An IT/OT integration project touches production: that's why we proceed in measurable phases, with the plant always running.
Assessment
We map machines, PLCs, networks, and existing information systems: what produces data, where it ends up, what's missing. The result is an honest snapshot and a priority list shared with the people who live the plant every day.
Architecture
We design the integration architecture: protocols, flows, data naming, network segmentation, edge/cloud choices. Documented and discussed before touching a single machine.
Implementation
We deliver in phases, starting from a pilot line: connectivity, historization, MES/ERP integration. Every release is verified in production before extending to the rest of the plant.
Ongoing support
We monitor the flows, manage evolutions — new machines, new reports, new sites — and remain your technical reference over time, with teleservice and tailored SLAs.

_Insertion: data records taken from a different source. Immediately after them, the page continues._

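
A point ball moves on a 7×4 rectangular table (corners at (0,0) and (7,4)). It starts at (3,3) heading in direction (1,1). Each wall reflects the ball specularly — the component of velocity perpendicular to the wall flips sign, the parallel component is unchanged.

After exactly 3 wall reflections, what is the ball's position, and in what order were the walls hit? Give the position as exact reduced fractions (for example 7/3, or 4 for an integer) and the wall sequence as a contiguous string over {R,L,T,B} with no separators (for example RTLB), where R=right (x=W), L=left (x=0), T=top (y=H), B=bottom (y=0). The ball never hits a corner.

Final position: (6,0)
Wall sequence: TRB

1. t=1 → T at (4,4); v=(1,-1)
2. t=3 → R at (7,1); v=(-1,-1)
3. t=1 → B at (6,0); v=(-1,1)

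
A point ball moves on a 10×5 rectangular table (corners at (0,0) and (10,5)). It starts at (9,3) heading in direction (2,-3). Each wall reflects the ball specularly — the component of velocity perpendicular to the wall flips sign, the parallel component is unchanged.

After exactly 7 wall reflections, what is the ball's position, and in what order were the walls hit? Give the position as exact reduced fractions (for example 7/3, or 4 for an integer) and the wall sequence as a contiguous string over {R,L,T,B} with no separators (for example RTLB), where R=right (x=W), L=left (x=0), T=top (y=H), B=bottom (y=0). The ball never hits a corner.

Final position: (13/3,0)
Wall sequence: RBTBLTB

1. t=1/2 → R at (10,3/2); v=(-2,-3)
2. t=1/2 → B at (9,0); v=(-2,3)
3. t=5/3 → T at (17/3,5); v=(-2,-3)
4. t=5/3 → B at (7/3,0); v=(-2,3)
5. t=7/6 → L at (0,7/2); v=(2,3)
6. t=1/2 → T at (1,5); v=(2,-3)
7. t=5/3 → B at (13/3,0); v=(2,3)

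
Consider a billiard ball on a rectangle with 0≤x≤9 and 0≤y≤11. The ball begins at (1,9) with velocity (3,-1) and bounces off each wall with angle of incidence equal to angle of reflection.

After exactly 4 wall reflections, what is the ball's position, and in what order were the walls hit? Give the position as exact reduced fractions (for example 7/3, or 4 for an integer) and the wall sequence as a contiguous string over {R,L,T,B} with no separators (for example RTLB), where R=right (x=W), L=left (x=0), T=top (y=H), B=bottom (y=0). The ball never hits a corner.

Final position: (8,0)
Wall sequence: RLRB

1. t=8/3 → R at (9,19/3); v=(-3,-1)
2. t=3 → L at (0,10/3); v=(3,-1)
3. t=3 → R at (9,1/3); v=(-3,-1)
4. t=1/3 → B at (8,0); v=(-3,1)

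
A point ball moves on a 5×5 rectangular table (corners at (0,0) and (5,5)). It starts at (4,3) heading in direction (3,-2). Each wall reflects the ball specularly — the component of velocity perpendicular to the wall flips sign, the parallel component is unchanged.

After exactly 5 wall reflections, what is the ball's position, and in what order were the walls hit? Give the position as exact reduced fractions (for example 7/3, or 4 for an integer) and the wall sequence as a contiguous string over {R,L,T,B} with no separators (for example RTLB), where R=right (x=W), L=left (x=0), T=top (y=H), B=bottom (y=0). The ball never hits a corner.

Final position: (4,5)
Wall sequence: RBLRT

1. t=1/3 → R at (5,7/3); v=(-3,-2)
2. t=7/6 → B at (3/2,0); v=(-3,2)
3. t=1/2 → L at (0,1); v=(3,2)
4. t=5/3 → R at (5,13/3); v=(-3,2)
5. t=1/3 → T at (4,5); v=(-3,-2)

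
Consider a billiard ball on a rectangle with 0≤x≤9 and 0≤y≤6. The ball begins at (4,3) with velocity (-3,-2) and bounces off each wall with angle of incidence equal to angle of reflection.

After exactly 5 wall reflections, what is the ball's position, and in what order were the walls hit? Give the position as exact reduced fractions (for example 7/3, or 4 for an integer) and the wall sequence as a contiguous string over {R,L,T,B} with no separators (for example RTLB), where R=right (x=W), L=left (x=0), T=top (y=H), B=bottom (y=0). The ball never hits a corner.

Final position: (0,1/3)
Wall sequence: LBRTL

1. t=4/3 → L at (0,1/3); v=(3,-2)
2. t=1/6 → B at (1/2,0); v=(3,2)
3. t=17/6 → R at (9,17/3); v=(-3,2)
4. t=1/6 → T at (17/2,6); v=(-3,-2)
5. t=17/6 → L at (0,1/3); v=(3,-2)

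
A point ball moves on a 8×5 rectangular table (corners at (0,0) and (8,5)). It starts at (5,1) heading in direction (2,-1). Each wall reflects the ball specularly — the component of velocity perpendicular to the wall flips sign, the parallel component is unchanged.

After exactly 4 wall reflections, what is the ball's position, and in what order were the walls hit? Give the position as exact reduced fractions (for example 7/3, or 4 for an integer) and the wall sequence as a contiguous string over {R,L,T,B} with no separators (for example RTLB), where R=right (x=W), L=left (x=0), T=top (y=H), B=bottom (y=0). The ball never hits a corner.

Final position: (1,5)
Wall sequence: BRLT

1. t=1 → B at (7,0); v=(2,1)
2. t=1/2 → R at (8,1/2); v=(-2,1)
3. t=4 → L at (0,9/2); v=(2,1)
4. t=1/2 → T at (1,5); v=(2,-1)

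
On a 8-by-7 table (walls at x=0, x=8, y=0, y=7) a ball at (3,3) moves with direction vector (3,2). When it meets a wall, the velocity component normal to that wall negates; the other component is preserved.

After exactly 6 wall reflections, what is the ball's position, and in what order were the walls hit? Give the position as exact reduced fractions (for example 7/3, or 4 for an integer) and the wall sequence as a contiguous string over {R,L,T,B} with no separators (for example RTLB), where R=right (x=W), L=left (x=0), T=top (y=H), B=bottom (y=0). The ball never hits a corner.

Final position: (2,7)
Wall sequence: RTLBRT

1. t=5/3 → R at (8,19/3); v=(-3,2)
2. t=1/3 → T at (7,7); v=(-3,-2)
3. t=7/3 → L at (0,7/3); v=(3,-2)
4. t=7/6 → B at (7/2,0); v=(3,2)
5. t=3/2 → R at (8,3); v=(-3,2)
6. t=2 → T at (2,7); v=(-3,-2)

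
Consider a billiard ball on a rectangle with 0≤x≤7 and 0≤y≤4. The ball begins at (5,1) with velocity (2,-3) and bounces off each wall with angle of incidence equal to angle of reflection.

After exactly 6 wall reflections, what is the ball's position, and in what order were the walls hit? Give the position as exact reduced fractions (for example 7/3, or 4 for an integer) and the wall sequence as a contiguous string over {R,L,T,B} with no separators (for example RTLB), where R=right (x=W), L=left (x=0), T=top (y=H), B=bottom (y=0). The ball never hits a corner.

1. t=1/3 → B at (17/3,0); v=(2,3)
2. t=2/3 → R at (7,2); v=(-2,3)
3. t=2/3 → T at (17/3,4); v=(-2,-3)
4. t=4/3 → B at (3,0); v=(-2,3)
5. t=4/3 → T at (1/3,4); v=(-2,-3)
6. t=1/6 → L at (0,7/2); v=(2,-3)

Final position: (0,7/2)
Wall sequence: BRTBTL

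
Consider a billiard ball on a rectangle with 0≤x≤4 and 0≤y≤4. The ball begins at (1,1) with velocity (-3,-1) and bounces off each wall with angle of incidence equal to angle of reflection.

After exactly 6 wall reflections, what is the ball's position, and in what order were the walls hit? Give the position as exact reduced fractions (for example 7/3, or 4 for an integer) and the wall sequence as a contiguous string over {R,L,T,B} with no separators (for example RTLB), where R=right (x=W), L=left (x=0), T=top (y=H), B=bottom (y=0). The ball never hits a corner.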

From a single OEM to a multi-site group.
IT/OT integration is not a large-group-only project: we size the architecture to the real perimeter — one machine, one line, multiple plants.
OEMs and machine builders
Machines ready for integration: documented OPC UA interfaces, telemetry for after-sales, connectivity to the end customer's systems. A selling point, not a project cost.
Manufacturing
For plant managers and production managers: measured OEE and downtime, batch traceability, orders synchronized with the ERP. The production meeting starts from numbers, not impressions.
Multi-site groups
Same architecture and same data naming across all plants: homogeneous site-to-site comparisons, repeatable rollouts, one analytics platform. The second plant costs less than the first.
IT/OT integration: the questions we hear most often.

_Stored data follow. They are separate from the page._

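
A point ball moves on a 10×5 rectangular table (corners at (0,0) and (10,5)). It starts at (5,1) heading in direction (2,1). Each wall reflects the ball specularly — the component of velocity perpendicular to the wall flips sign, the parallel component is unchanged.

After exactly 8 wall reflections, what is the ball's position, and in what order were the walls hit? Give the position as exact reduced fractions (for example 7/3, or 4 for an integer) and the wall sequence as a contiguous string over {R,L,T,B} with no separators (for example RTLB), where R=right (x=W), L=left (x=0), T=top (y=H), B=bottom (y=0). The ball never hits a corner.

Final position: (3,0)
Wall sequence: RTLBRTLB

1. t=5/2 → R at (10,7/2); v=(-2,1)
2. t=3/2 → T at (7,5); v=(-2,-1)
3. t=7/2 → L at (0,3/2); v=(2,-1)
4. t=3/2 → B at (3,0); v=(2,1)
5. t=7/2 → R at (10,7/2); v=(-2,1)
6. t=3/2 → T at (7,5); v=(-2,-1)
7. t=7/2 → L at (0,3/2); v=(2,-1)
8. t=3/2 → B at (3,0); v=(2,1)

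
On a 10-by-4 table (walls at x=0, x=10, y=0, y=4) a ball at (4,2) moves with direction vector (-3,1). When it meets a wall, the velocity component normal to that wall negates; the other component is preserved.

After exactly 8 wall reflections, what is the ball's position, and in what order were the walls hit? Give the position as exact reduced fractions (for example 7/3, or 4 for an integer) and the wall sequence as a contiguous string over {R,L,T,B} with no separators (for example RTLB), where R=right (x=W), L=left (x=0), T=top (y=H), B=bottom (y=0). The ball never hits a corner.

1. t=4/3 → L at (0,10/3); v=(3,1)
2. t=2/3 → T at (2,4); v=(3,-1)
3. t=8/3 → R at (10,4/3); v=(-3,-1)
4. t=4/3 → B at (6,0); v=(-3,1)
5. t=2 → L at (0,2); v=(3,1)
6. t=2 → T at (6,4); v=(3,-1)
7. t=4/3 → R at (10,8/3); v=(-3,-1)
8. t=8/3 → B at (2,0); v=(-3,1)

Final position: (2,0)
Wall sequence: LTRBLTRB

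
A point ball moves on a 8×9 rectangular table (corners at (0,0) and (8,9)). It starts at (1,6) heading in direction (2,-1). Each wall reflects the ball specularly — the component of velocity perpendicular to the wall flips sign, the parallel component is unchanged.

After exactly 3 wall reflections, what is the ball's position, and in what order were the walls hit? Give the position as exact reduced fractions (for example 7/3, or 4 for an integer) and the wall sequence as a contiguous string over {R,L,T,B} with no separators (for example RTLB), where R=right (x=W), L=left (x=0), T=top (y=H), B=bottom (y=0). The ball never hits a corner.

1. t=7/2 → R at (8,5/2); v=(-2,-1)
2. t=5/2 → B at (3,0); v=(-2,1)
3. t=3/2 → L at (0,3/2); v=(2,1)

Final position: (0,3/2)
Wall sequence: RBL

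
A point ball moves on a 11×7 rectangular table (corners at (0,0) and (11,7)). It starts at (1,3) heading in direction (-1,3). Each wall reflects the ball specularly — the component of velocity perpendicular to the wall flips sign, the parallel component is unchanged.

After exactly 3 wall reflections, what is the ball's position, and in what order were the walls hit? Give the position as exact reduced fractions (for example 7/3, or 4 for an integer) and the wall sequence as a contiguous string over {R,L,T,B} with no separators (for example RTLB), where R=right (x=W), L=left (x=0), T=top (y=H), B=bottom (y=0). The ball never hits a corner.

Final position: (8/3,0)
Wall sequence: LTB

1. t=1 → L at (0,6); v=(1,3)
2. t=1/3 → T at (1/3,7); v=(1,-3)
3. t=7/3 → B at (8/3,0); v=(1,3)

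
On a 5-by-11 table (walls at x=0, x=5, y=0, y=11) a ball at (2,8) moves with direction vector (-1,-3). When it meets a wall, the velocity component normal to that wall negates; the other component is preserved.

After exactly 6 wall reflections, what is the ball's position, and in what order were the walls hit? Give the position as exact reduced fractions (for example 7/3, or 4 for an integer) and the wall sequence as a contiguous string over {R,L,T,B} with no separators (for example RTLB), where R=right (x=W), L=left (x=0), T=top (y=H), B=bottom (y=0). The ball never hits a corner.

Final position: (0,6)
Wall sequence: LBTRBL

1. t=2 → L at (0,2); v=(1,-3)
2. t=2/3 → B at (2/3,0); v=(1,3)
3. t=11/3 → T at (13/3,11); v=(1,-3)
4. t=2/3 → R at (5,9); v=(-1,-3)
5. t=3 → B at (2,0); v=(-1,3)
6. t=2 → L at (0,6); v=(1,3)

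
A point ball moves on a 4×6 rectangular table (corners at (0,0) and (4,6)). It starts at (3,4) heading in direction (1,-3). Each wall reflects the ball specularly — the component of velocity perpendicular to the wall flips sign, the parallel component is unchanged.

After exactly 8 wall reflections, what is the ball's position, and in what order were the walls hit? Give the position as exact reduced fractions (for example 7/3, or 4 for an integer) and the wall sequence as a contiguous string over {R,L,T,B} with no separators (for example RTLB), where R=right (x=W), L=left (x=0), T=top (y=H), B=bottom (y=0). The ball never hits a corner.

1. t=1 → R at (4,1); v=(-1,-3)
2. t=1/3 → B at (11/3,0); v=(-1,3)
3. t=2 → T at (5/3,6); v=(-1,-3)
4. t=5/3 → L at (0,1); v=(1,-3)
5. t=1/3 → B at (1/3,0); v=(1,3)
6. t=2 → T at (7/3,6); v=(1,-3)
7. t=5/3 → R at (4,1); v=(-1,-3)
8. t=1/3 → B at (11/3,0); v=(-1,3)

Final position: (11/3,0)
Wall sequence: RBTLBTRB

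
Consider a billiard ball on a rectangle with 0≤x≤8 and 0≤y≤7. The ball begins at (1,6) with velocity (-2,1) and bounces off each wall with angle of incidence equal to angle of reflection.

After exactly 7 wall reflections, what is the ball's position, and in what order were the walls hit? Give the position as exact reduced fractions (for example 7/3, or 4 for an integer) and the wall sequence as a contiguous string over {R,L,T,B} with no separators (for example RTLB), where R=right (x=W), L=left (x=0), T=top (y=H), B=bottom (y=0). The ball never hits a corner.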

What is IT/OT integration?
It's the structured connection between operational technologies (OT: PLCs, SCADA, machines, sensors, field networks) and business information systems (IT: ERP, MES, databases, cloud, analytics). In practice: production data flows automatically to the systems where planning and decisions happen, and orders and recipes flow back to the plant — no manual entry, one shared source of truth from shop floor to ERP.

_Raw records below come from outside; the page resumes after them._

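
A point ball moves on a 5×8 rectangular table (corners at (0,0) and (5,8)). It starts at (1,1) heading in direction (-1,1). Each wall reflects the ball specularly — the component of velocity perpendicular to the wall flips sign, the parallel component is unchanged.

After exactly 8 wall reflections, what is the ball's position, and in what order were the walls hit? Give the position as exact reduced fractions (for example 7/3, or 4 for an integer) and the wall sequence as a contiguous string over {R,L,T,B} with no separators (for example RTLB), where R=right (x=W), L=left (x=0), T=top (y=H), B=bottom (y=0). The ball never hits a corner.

Final position: (2,8)
Wall sequence: LRTLBRLT

1. t=1 → L at (0,2); v=(1,1)
2. t=5 → R at (5,7); v=(-1,1)
3. t=1 → T at (4,8); v=(-1,-1)
4. t=4 → L at (0,4); v=(1,-1)
5. t=4 → B at (4,0); v=(1,1)
6. t=1 → R at (5,1); v=(-1,1)
7. t=5 → L at (0,6); v=(1,1)
8. t=2 → T at (2,8); v=(1,-1)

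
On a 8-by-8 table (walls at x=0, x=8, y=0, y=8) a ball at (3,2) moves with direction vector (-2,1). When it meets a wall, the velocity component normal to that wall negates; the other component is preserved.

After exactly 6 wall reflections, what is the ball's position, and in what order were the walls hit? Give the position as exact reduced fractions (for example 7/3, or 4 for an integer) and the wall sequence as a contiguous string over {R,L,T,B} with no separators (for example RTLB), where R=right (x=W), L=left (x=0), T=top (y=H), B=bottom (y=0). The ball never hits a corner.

1. t=3/2 → L at (0,7/2); v=(2,1)
2. t=4 → R at (8,15/2); v=(-2,1)
3. t=1/2 → T at (7,8); v=(-2,-1)
4. t=7/2 → L at (0,9/2); v=(2,-1)
5. t=4 → R at (8,1/2); v=(-2,-1)
6. t=1/2 → B at (7,0); v=(-2,1)

Final position: (7,0)
Wall sequence: LRTLRB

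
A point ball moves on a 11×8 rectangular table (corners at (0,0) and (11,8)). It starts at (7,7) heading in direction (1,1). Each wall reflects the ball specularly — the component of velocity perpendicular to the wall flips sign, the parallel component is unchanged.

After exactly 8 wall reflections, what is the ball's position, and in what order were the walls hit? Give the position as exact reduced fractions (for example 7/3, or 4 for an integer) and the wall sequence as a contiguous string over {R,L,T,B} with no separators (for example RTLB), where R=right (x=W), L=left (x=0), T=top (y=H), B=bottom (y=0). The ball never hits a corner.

1. t=1 → T at (8,8); v=(1,-1)
2. t=3 → R at (11,5); v=(-1,-1)
3. t=5 → B at (6,0); v=(-1,1)
4. t=6 → L at (0,6); v=(1,1)
5. t=2 → T at (2,8); v=(1,-1)
6. t=8 → B at (10,0); v=(1,1)
7. t=1 → R at (11,1); v=(-1,1)
8. t=7 → T at (4,8); v=(-1,-1)

Final position: (4,8)
Wall sequence: TRBLTBRT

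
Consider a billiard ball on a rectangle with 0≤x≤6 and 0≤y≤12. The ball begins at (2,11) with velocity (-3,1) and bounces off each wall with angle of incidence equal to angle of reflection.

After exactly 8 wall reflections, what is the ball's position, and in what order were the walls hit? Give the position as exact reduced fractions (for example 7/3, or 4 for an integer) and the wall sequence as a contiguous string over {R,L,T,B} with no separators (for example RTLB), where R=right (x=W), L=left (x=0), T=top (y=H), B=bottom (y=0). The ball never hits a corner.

Final position: (0,1/3)
Wall sequence: LTRLRLRL

1. t=2/3 → L at (0,35/3); v=(3,1)
2. t=1/3 → T at (1,12); v=(3,-1)
3. t=5/3 → R at (6,31/3); v=(-3,-1)
4. t=2 → L at (0,25/3); v=(3,-1)
5. t=2 → R at (6,19/3); v=(-3,-1)
6. t=2 → L at (0,13/3); v=(3,-1)
7. t=2 → R at (6,7/3); v=(-3,-1)
8. t=2 → L at (0,1/3); v=(3,-1)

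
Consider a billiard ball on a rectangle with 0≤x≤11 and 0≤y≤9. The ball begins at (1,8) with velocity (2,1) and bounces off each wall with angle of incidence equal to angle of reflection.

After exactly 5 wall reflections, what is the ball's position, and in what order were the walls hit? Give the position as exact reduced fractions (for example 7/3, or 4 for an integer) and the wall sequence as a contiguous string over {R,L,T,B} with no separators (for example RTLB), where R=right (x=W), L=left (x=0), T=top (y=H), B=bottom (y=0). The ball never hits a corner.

Final position: (11,6)
Wall sequence: TRBLR

1. t=1 → T at (3,9); v=(2,-1)
2. t=4 → R at (11,5); v=(-2,-1)
3. t=5 → B at (1,0); v=(-2,1)
4. t=1/2 → L at (0,1/2); v=(2,1)
5. t=11/2 → R at (11,6); v=(-2,1)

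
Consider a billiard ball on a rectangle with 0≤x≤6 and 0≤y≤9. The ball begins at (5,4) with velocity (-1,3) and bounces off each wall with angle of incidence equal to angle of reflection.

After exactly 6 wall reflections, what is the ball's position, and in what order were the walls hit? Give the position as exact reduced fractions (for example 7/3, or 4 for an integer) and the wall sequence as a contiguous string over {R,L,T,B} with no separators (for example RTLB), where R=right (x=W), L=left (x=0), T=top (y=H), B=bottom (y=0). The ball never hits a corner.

1. t=5/3 → T at (10/3,9); v=(-1,-3)
2. t=3 → B at (1/3,0); v=(-1,3)
3. t=1/3 → L at (0,1); v=(1,3)
4. t=8/3 → T at (8/3,9); v=(1,-3)
5. t=3 → B at (17/3,0); v=(1,3)
6. t=1/3 → R at (6,1); v=(-1,3)

Final position: (6,1)
Wall sequence: TBLTBR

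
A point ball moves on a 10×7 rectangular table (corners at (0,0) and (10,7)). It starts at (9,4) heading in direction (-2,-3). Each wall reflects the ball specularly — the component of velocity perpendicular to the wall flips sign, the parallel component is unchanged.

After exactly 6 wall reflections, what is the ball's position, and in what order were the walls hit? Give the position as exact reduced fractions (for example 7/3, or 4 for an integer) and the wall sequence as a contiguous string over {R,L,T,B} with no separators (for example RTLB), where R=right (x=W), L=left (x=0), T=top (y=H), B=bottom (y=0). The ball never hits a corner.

1. t=4/3 → B at (19/3,0); v=(-2,3)
2. t=7/3 → T at (5/3,7); v=(-2,-3)
3. t=5/6 → L at (0,9/2); v=(2,-3)
4. t=3/2 → B at (3,0); v=(2,3)
5. t=7/3 → T at (23/3,7); v=(2,-3)
6. t=7/6 → R at (10,7/2); v=(-2,-3)

Final position: (10,7/2)
Wall sequence: BTLBTR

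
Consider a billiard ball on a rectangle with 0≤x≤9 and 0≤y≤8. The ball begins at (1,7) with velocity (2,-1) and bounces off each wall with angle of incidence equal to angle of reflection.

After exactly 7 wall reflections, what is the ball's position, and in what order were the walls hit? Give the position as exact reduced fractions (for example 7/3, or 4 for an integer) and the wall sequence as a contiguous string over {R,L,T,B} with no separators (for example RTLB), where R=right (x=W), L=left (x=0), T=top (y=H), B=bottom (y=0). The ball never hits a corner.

Final position: (9,1)
Wall sequence: RBLRTLR

1. t=4 → R at (9,3); v=(-2,-1)
2. t=3 → B at (3,0); v=(-2,1)
3. t=3/2 → L at (0,3/2); v=(2,1)
4. t=9/2 → R at (9,6); v=(-2,1)
5. t=2 → T at (5,8); v=(-2,-1)
6. t=5/2 → L at (0,11/2); v=(2,-1)
7. t=9/2 → R at (9,1); v=(-2,-1)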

What is the difference between IT and OT?
IT (Information Technology) manages business data and applications: ERP, email, databases, cloud. OT (Operational Technology) controls physical processes: PLCs, SCADA, robots, instrumentation. They have different lifecycles (a server is replaced every 3-5 years, a PLC lives 15-20), different protocols (standard TCP/IP on one side; Profinet, S7, Modbus on the other), and opposite priorities: IT protects data confidentiality, OT protects plant availability. Integrating them means respecting both worlds.
Why does NIS2 make IT/OT integration necessary?
The NIS2 directive (transposed in Italy as D.Lgs. 138/2024) requires manufacturing companies to govern the production network as well: asset inventory, controlled flows, access and incident management. An OT network connected to IT "the quick way" — cables pulled over the years, remote accesses nobody ever inventoried — is exactly what the directive penalizes. A well-executed integration project produces the same artifacts NIS2 demands: inventory, segmentation, documented and controlled flows.
Where do you start in an existing plant?
With an assessment of the machine fleet and the systems: what data already exists in the PLCs, which protocols the machines speak, where the most expensive double entries are. From there you pick a pilot perimeter — typically one line — and integrate it end-to-end: connectivity, historization, a first report that didn't exist before. The pilot proves the value and sets the standard for extending to the rest of the plant.
How much does an IT/OT integration project cost?
It depends on the perimeter: number of machines and PLC brands, systems to integrate (MES, ERP such as SAP, cloud), security requirements, and how much network infrastructure already exists. That's why we don't start from a lump-sum offer but from an assessment with a defined scope and cost, which produces the architecture and a phased quote: you invest line by line, seeing results. We operate from Turin across Piedmont, Lombardy, and all of Italy, with projects abroad for OEMs and industrial groups.